Ons grootste obstakel is een gebrek aan verbeeldingskracht. Het is onze verbeeldingskracht als techneuten en onze verbeeldingskracht als menselijk ras.

Johnson krabt achter zijn oren en graait snel naar zijn smartphone. “Weet je, misschien is dit nog wel het best voorbeeld. Elke hardwarefreak benadrukt dat de huidige generatie smartphones meer technologie in zich heeft dan de raket die de VS naar de maan en terug bracht”.

De Amerikaan schudt zijn hoofd. “Maar doet het iets vergelijkbaars voor mij persoonlijk? Kent hij me beter dan elk ander device om me heen? Helaas.”

Het mes snijdt wat betreft Johnson aan twee kanten: “Als technologen hebben we te maken met een extreem gebrek van verbeeldingskracht. Als we alleen maar in staat zijn om al deze innovaties, al deze hardware, software en big data, te gebruiken om meer spullen te verkopen, meer tweets te verzenden of meer Facebook updates te plaatsen, moeten we ons diep schamen”.

Maar ook eindgebruikers treffen schuld: “Er is aan die kant te veel angst voor progressie. Dat is heel menselijk, maar tevens een blok aan ons been.
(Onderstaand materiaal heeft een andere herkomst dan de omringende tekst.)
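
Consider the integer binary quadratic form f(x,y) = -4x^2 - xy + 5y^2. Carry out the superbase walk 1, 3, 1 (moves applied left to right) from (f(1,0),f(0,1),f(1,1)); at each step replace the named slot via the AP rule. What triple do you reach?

start (-4,5,0) = (f(1,0),f(0,1),f(1,1))
replace slot 1: 2·(5+0) − (-4) = 14 → (14,5,0)
replace slot 3: 2·(14+5) − 0 = 38 → (14,5,38)
replace slot 1: 2·(5+38) − 14 = 72 → (72,5,38)

72,5,38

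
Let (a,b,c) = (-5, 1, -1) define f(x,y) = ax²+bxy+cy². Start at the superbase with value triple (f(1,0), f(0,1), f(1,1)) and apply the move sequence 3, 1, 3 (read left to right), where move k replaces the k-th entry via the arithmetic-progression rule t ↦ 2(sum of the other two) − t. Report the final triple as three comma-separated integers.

start (-5,-1,-5) = (f(1,0),f(0,1),f(1,1))
replace slot 3: 2·((-5)+(-1)) − (-5) = -7 → (-5,-1,-7)
replace slot 1: 2·((-1)+(-7)) − (-5) = -11 → (-11,-1,-7)
replace slot 3: 2·((-11)+(-1)) − (-7) = -17 → (-11,-1,-17)

-11,-1,-17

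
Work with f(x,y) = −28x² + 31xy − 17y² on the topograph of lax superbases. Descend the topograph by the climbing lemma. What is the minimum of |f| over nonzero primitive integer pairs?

translate: b→25 (≡-31 mod 56), so (28,-31,17)→(28,25,14)
flip: (28,25,14)→(14,-25,28)
translate: b→3 (≡-25 mod 28), so (14,-25,28)→(14,3,17)
reduced (well bottom): (14,3,17) with a≤c, −a<b≤a
well minimum |f| = |-14| = 14 (negative-definite)

14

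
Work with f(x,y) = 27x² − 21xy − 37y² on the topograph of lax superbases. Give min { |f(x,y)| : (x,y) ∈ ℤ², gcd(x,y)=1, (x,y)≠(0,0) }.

descent: ρ → (-37,21,27)  [lands on river]
river: ρ → (27,33,-31)
river: ρ → (-31,29,29)
river: ρ → (29,29,-31)
river: ρ → (-31,33,27)
river: ρ → (27,21,-37)
river: ρ → (-37,53,11)
river: ρ → (11,57,-27)
river: ρ → (-27,51,17)
river: ρ → (17,51,-27)
river: ρ → (-27,57,11)
river: ρ → (11,53,-37)
closes: descent 1, river 12
min |a| on river = 11

11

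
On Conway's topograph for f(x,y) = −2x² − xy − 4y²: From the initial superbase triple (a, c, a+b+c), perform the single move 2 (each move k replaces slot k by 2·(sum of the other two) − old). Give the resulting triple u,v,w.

start (-2,-4,-7) = (f(1,0),f(0,1),f(1,1))
replace slot 2: 2·((-2)+(-7)) − (-4) = -14 → (-2,-14,-7)

-2,-14,-7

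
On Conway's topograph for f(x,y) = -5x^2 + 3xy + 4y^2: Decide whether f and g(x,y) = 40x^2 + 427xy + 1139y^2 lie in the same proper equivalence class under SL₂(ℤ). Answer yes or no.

D₁ = 89, D₂ = 89
river cycle of f (length 14): (4, 5, -4), (-4, 3, 5), (5, 7, -2), (-2, 9, 1), (1, 9, -2), (-2, 7, 5), (5, 3, -4), (-4, 5, 4), (4, 3, -5), (-5, 7, 2), … (4 more)
river cycle of g (length 14): (4, 5, -4), (-4, 3, 5), (5, 7, -2), (-2, 9, 1), (1, 9, -2), (-2, 7, 5), (5, 3, -4), (-4, 5, 4), (4, 3, -5), (-5, 7, 2), … (4 more)
cycles coincide ⇒ equivalent

yes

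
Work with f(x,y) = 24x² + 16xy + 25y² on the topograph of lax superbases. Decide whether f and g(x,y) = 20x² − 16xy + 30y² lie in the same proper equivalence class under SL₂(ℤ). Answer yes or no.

D₁ = -2144, D₂ = -2144
f: reduced (well bottom): (24,16,25) with a≤c, −a<b≤a
g: reduced (well bottom): (20,-16,30) with a≤c, −a<b≤a
reduced forms (24, 16, 25) vs (20, -16, 30) ⇒ inequivalent

no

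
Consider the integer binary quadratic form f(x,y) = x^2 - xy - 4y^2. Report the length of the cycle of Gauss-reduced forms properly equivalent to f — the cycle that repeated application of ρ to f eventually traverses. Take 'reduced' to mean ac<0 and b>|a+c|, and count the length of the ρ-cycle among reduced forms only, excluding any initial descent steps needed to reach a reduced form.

D = 17, ⌊√D⌋ = 4
descent: ρ → (-4,1,1)
descent: ρ → (1,3,-2)  [lands on river]
river: ρ → (-2,1,2)
river: ρ → (2,3,-1)
river: ρ → (-1,3,2)
river: ρ → (2,1,-2)
river: ρ → (-2,3,1)
ρ-cycle length = 6 (tail of 2 descent steps not counted)

6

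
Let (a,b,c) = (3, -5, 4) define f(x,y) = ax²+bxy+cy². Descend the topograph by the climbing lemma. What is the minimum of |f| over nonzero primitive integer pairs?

translate: b→1 (≡-5 mod 6), so (3,-5,4)→(3,1,2)
flip: (3,1,2)→(2,-1,3)
reduced (well bottom): (2,-1,3) with a≤c, −a<b≤a
well minimum = a = 2

2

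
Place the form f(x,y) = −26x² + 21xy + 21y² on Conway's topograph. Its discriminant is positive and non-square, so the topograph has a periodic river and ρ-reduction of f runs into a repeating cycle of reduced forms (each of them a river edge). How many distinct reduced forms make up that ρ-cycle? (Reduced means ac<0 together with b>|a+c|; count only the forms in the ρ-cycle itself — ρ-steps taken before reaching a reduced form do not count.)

D = 2625, ⌊√D⌋ = 51
river: ρ → (21,21,-26)
river: ρ → (-26,31,16)
river: ρ → (16,33,-24)
river: ρ → (-24,15,25)
river: ρ → (25,35,-14)
river: ρ → (-14,49,4)
river: ρ → (4,47,-26)
river: ρ → (-26,5,25)
river: ρ → (25,45,-6)
river: ρ → (-6,51,1)
river: ρ → (1,51,-6)
river: ρ → (-6,45,25)
river: ρ → (25,5,-26)
river: ρ → (-26,47,4)
river: ρ → (4,49,-14)
river: ρ → (-14,35,25)
river: ρ → (25,15,-24)
river: ρ → (-24,33,16)
river: ρ → (16,31,-26)
river: ρ → (-26,21,21)
ρ-cycle length = 20 (tail of 0 descent steps not counted)

20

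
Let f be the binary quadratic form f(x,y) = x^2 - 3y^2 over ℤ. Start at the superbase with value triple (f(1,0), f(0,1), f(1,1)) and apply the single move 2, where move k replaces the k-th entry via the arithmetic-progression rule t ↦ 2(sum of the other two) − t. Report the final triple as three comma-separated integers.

start (1,-3,-2) = (f(1,0),f(0,1),f(1,1))
replace slot 2: 2·(1+(-2)) − (-3) = 1 → (1,1,-2)

1,1,-2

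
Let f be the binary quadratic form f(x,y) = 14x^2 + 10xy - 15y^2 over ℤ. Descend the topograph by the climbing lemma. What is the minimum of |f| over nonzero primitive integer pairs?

river: ρ → (-15,20,9)
river: ρ → (9,16,-19)
river: ρ → (-19,22,6)
river: ρ → (6,26,-11)
river: ρ → (-11,18,14)
river: ρ → (14,10,-15)
closes: descent 0, river 6
min |a| on river = 6

6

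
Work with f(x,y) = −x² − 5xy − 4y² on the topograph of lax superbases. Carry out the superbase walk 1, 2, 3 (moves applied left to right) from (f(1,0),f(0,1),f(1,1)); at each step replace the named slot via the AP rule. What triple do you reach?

start (-1,-4,-10) = (f(1,0),f(0,1),f(1,1))
replace slot 1: 2·((-4)+(-10)) − (-1) = -27 → (-27,-4,-10)
replace slot 2: 2·((-27)+(-10)) − (-4) = -70 → (-27,-70,-10)
replace slot 3: 2·((-27)+(-70)) − (-10) = -184 → (-27,-70,-184)

-27,-70,-184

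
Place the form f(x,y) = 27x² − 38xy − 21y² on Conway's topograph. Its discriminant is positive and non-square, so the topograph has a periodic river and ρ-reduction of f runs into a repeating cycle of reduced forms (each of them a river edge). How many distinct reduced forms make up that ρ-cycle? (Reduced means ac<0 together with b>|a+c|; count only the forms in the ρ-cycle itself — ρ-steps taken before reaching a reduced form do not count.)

D = 3712, ⌊√D⌋ = 60
descent: ρ → (-21,38,27)  [lands on river]
river: ρ → (27,16,-32)
river: ρ → (-32,48,11)
river: ρ → (11,40,-48)
river: ρ → (-48,56,3)
river: ρ → (3,58,-29)
river: ρ → (-29,58,3)
river: ρ → (3,56,-48)
river: ρ → (-48,40,11)
river: ρ → (11,48,-32)
river: ρ → (-32,16,27)
river: ρ → (27,38,-21)
river: ρ → (-21,46,19)
river: ρ → (19,30,-37)
river: ρ → (-37,44,12)
river: ρ → (12,52,-21)
river: ρ → (-21,32,32)
river: ρ → (32,32,-21)
river: ρ → (-21,52,12)
river: ρ → (12,44,-37)
river: ρ → (-37,30,19)
river: ρ → (19,46,-21)
ρ-cycle length = 22 (tail of 1 descent step not counted)

22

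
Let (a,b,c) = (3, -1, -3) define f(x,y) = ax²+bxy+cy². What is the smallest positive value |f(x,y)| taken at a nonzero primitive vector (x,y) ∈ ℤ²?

descent: ρ → (-3,1,3)  [lands on river]
river: ρ → (3,5,-1)
river: ρ → (-1,5,3)
river: ρ → (3,1,-3)
river: ρ → (-3,5,1)
river: ρ → (1,5,-3)
closes: descent 1, river 6
min |a| on river = 1

1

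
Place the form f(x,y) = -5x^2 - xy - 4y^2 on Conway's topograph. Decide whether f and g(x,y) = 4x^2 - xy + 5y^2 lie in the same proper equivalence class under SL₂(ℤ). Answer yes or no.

D₁ = -79, D₂ = -79
f is negative-definite; reduce −f:
−f: flip: (5,1,4)→(4,-1,5)
−f: reduced (well bottom): (4,-1,5) with a≤c, −a<b≤a
flip sign back: reduced form of f is (-4,1,-5)
g: reduced (well bottom): (4,-1,5) with a≤c, −a<b≤a
reduced forms (-4, 1, -5) vs (4, -1, 5) ⇒ inequivalent

no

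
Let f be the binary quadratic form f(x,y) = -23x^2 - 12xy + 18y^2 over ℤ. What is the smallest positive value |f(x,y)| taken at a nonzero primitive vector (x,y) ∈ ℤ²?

descent: ρ → (18,12,-23)  [lands on river]
river: ρ → (-23,34,7)
river: ρ → (7,36,-18)
river: ρ → (-18,36,7)
river: ρ → (7,34,-23)
river: ρ → (-23,12,18)
river: ρ → (18,24,-17)
river: ρ → (-17,10,25)
river: ρ → (25,40,-2)
river: ρ → (-2,40,25)
river: ρ → (25,10,-17)
river: ρ → (-17,24,18)
closes: descent 1, river 12
min |a| on river = 2

2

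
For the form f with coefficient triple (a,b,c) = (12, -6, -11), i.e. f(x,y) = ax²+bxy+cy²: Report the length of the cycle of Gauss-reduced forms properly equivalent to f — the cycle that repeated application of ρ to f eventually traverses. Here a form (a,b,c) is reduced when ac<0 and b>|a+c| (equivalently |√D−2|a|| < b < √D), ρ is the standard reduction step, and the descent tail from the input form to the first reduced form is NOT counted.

D = 564, ⌊√D⌋ = 23
descent: ρ → (-11,6,12)  [lands on river]
river: ρ → (12,18,-5)
river: ρ → (-5,22,4)
river: ρ → (4,18,-15)
river: ρ → (-15,12,7)
river: ρ → (7,16,-11)
ρ-cycle length = 6 (tail of 1 descent step not counted)

6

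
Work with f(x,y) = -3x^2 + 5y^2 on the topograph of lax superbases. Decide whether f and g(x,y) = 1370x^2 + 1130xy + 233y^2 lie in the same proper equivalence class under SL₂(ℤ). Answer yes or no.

D₁ = 60, D₂ = 60
river cycle of f (length 2): (-3, 6, 2), (2, 6, -3)
river cycle of g (length 2): (-3, 6, 2), (2, 6, -3)
cycles coincide ⇒ equivalent

yes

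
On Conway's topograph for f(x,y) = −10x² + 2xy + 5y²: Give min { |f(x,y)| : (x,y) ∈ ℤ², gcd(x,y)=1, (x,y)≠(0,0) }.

descent: ρ → (5,8,-7)  [lands on river]
river: ρ → (-7,6,6)
river: ρ → (6,6,-7)
river: ρ → (-7,8,5)
river: ρ → (5,12,-3)
river: ρ → (-3,12,5)
closes: descent 1, river 6
min |a| on river = 3

3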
Het is haast onmogelijk om je voor te stellen dat de volgende versie van ons leven echt zoveel zal verschillen als mogelijk is, omdat je weet dat de maatschappij een rem zal hanteren”.

Vliegende auto’s en de opkomst van robots

Die rem was ook de afgelopen dagen voelbaar en vaak tastbaar in de vorm van vragen van de aanwezige (niet direct gerelateerde) media. Privacy, eigendom, de veiligheid van de informatiestromen, alle ‘usual suspects’ kwamen de afgelopen dagen voorbij tijdens het Intel event in San Francisco.
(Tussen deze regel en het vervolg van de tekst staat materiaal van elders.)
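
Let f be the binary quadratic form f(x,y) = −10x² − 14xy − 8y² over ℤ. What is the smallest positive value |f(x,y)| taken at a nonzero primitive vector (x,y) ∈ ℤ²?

translate: b→-6 (≡14 mod 20), so (10,14,8)→(10,-6,4)
flip: (10,-6,4)→(4,6,10)
translate: b→-2 (≡6 mod 8), so (4,6,10)→(4,-2,8)
reduced (well bottom): (4,-2,8) with a≤c, −a<b≤a
well minimum |f| = |-4| = 4 (negative-definite)

4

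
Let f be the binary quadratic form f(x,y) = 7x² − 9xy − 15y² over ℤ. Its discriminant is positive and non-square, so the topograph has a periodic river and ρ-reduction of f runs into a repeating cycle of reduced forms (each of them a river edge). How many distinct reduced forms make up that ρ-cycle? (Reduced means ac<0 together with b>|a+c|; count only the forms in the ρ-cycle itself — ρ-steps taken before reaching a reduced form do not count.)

D = 501, ⌊√D⌋ = 22
descent: ρ → (-15,9,7)  [lands on river]
river: ρ → (7,19,-5)
river: ρ → (-5,21,3)
river: ρ → (3,21,-5)
river: ρ → (-5,19,7)
river: ρ → (7,9,-15)
river: ρ → (-15,21,1)
river: ρ → (1,21,-15)
ρ-cycle length = 8 (tail of 1 descent step not counted)

8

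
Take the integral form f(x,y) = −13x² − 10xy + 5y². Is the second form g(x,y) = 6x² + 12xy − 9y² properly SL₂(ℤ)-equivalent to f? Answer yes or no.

D₁ = 360, D₂ = 360
river cycle of f (length 4): (5, 10, -13), (-13, 16, 2), (2, 16, -13), (-13, 10, 5)
river cycle of g (length 6): (-9, 6, 9), (9, 12, -6), (-6, 12, 9), (9, 6, -9), (-9, 12, 6), (6, 12, -9)
cycles differ ⇒ inequivalent

no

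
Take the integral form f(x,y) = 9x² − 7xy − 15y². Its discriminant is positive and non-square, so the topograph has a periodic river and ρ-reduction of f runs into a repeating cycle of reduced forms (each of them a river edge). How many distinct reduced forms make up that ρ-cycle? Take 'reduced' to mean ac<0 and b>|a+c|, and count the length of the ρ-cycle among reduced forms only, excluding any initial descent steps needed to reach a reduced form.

D = 589, ⌊√D⌋ = 24
descent: ρ → (-15,7,9)  [lands on river]
river: ρ → (9,11,-13)
river: ρ → (-13,15,7)
river: ρ → (7,13,-15)
river: ρ → (-15,17,5)
river: ρ → (5,23,-3)
river: ρ → (-3,19,19)
river: ρ → (19,19,-3)
river: ρ → (-3,23,5)
river: ρ → (5,17,-15)
river: ρ → (-15,13,7)
river: ρ → (7,15,-13)
river: ρ → (-13,11,9)
river: ρ → (9,7,-15)
river: ρ → (-15,23,1)
river: ρ → (1,23,-15)
ρ-cycle length = 16 (tail of 1 descent step not counted)

16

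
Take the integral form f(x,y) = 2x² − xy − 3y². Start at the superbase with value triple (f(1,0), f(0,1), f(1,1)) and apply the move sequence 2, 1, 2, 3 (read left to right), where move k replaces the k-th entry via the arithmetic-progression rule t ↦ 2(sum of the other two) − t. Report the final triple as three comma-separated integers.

start (2,-3,-2) = (f(1,0),f(0,1),f(1,1))
replace slot 2: 2·(2+(-2)) − (-3) = 3 → (2,3,-2)
replace slot 1: 2·(3+(-2)) − 2 = 0 → (0,3,-2)
replace slot 2: 2·(0+(-2)) − 3 = -7 → (0,-7,-2)
replace slot 3: 2·(0+(-7)) − (-2) = -12 → (0,-7,-12)

0,-7,-12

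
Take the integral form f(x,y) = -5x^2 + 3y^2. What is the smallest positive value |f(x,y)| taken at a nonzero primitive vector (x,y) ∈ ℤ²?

descent: ρ → (3,6,-2)  [lands on river]
river: ρ → (-2,6,3)
closes: descent 1, river 2
min |a| on river = 2

2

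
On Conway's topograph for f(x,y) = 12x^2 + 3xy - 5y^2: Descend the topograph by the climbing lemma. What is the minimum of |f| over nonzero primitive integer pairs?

descent: ρ → (-5,7,10)  [lands on river]
river: ρ → (10,13,-2)
river: ρ → (-2,15,3)
river: ρ → (3,15,-2)
river: ρ → (-2,13,10)
river: ρ → (10,7,-5)
river: ρ → (-5,13,4)
river: ρ → (4,11,-8)
river: ρ → (-8,5,7)
river: ρ → (7,9,-6)
river: ρ → (-6,15,1)
river: ρ → (1,15,-6)
river: ρ → (-6,9,7)
river: ρ → (7,5,-8)
river: ρ → (-8,11,4)
river: ρ → (4,13,-5)
closes: descent 1, river 16
min |a| on river = 1

1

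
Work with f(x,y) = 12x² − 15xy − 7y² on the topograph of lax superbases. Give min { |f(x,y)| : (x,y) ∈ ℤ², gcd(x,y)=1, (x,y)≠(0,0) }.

descent: ρ → (-7,15,12)  [lands on river]
river: ρ → (12,9,-10)
river: ρ → (-10,11,11)
river: ρ → (11,11,-10)
river: ρ → (-10,9,12)
river: ρ → (12,15,-7)
river: ρ → (-7,13,14)
river: ρ → (14,15,-6)
river: ρ → (-6,21,5)
river: ρ → (5,19,-10)
river: ρ → (-10,21,3)
river: ρ → (3,21,-10)
river: ρ → (-10,19,5)
river: ρ → (5,21,-6)
river: ρ → (-6,15,14)
river: ρ → (14,13,-7)
closes: descent 1, river 16
min |a| on river = 3

3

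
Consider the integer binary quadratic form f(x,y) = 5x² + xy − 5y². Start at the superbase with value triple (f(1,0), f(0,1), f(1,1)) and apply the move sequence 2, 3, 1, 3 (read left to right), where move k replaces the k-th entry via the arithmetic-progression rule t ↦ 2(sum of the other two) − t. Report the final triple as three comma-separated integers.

start (5,-5,1) = (f(1,0),f(0,1),f(1,1))
replace slot 2: 2·(5+1) − (-5) = 17 → (5,17,1)
replace slot 3: 2·(5+17) − 1 = 43 → (5,17,43)
replace slot 1: 2·(17+43) − 5 = 115 → (115,17,43)
replace slot 3: 2·(115+17) − 43 = 221 → (115,17,221)

115,17,221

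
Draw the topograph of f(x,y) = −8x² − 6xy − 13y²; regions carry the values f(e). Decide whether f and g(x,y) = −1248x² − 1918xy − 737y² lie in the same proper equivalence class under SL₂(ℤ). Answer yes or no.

D₁ = -380, D₂ = -380
f is negative-definite; reduce −f:
−f: reduced (well bottom): (8,6,13) with a≤c, −a<b≤a
flip sign back: reduced form of f is (-8,-6,-13)
g is negative-definite; reduce −g:
−g: translate: b→-578 (≡1918 mod 2496), so (1248,1918,737)→(1248,-578,67)
−g: flip: (1248,-578,67)→(67,578,1248)
−g: translate: b→42 (≡578 mod 134), so (67,578,1248)→(67,42,8)
−g: flip: (67,42,8)→(8,-42,67)
−g: translate: b→6 (≡-42 mod 16), so (8,-42,67)→(8,6,13)
−g: reduced (well bottom): (8,6,13) with a≤c, −a<b≤a
flip sign back: reduced form of g is (-8,-6,-13)
reduced forms (-8, -6, -13) vs (-8, -6, -13) ⇒ equivalent

yes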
“Wanneer ik de wereld over reis met onze futurecasts zijn er twee vragen die ik bijna altijd wel krijg: Wanneer krijgen we vliegende auto’s en wanneer nemen de robots onze wereld over? Kort daarop volgen de logische discussies over privacy en eigendom”.

Johnson ziet de discussies niet als hinderlijk of een nodeloos onderhoud. Hij omarmt ze zelfs: “Persoonlijk vind ik de discussie rond deze onderwerpen een bijzonder positieve ontwikkeling. Ik bedoel: Vijf, nee, zelfs drie jaar geleden was de massa geenszins bezig met hun privacy. Men vroeg zich niet af wie de baas was over de informatie. Vandaag de dag gaan mensen de discussie aan, het is geen binaire kwestie meer van ‘ja’ of ‘nee’. Dat is een goede ontwikkeling”.

De maatschappij blijft verantwoordelijk

Het debat over deze onderwerpen is volgens Johnson dan ook het meest interessant. Volgens de futurist is er namelijk ook veel van de angst uit terug te lezen die de maatschappij heeft ten opzichte van vernieuwing. “Maar hoe je het went of keert, uiteindelijk beslist de technologie niet over de uitkomst van dit debat. Dat doen wij, als maatschappij. Het voeren van het debat is een eerste en uiterst noodzakelijke stap”.

Hoewel veel ontwikkelingen angst lijken in te boezemen bij de massa, probeert Johnson het vanuit een ander perspectief te bekijken: “Zodra ik me realiseer dat ik iets zie waarvan ik denk: ‘dat kan nog wel eens tot een reactie leiden’, probeer ik het anders te benaderen. Hoe zorg ik er voor dat mensen inderdaad baas blijven over eigen data? Welke zorgen heeft men en hoe haal ik ze weg?”

Pas wanneer die eerste zorgen weg genomen zijn, kunnen we volgens Johnson gaan kijken naar de manier waar de maatschappij zijn verantwoordelijkheid kan nemen bij de integratie van nieuwe technologie. “Het is een hele menselijke reactie om het gereedschap de schuld te geven wanneer het mis gaat”, aldus de Amerikaan.

“Maar, een hamer kan ook gebruikt worden om iemand het hoofd in te slaan. Het zijn de sociale en culturele regels die we hiertegen als maatschappij in plaats brengen. Een huis bouwen met een hamer is goed, iemand een klap op zijn kop geven met het gereedschap is verkeerd”.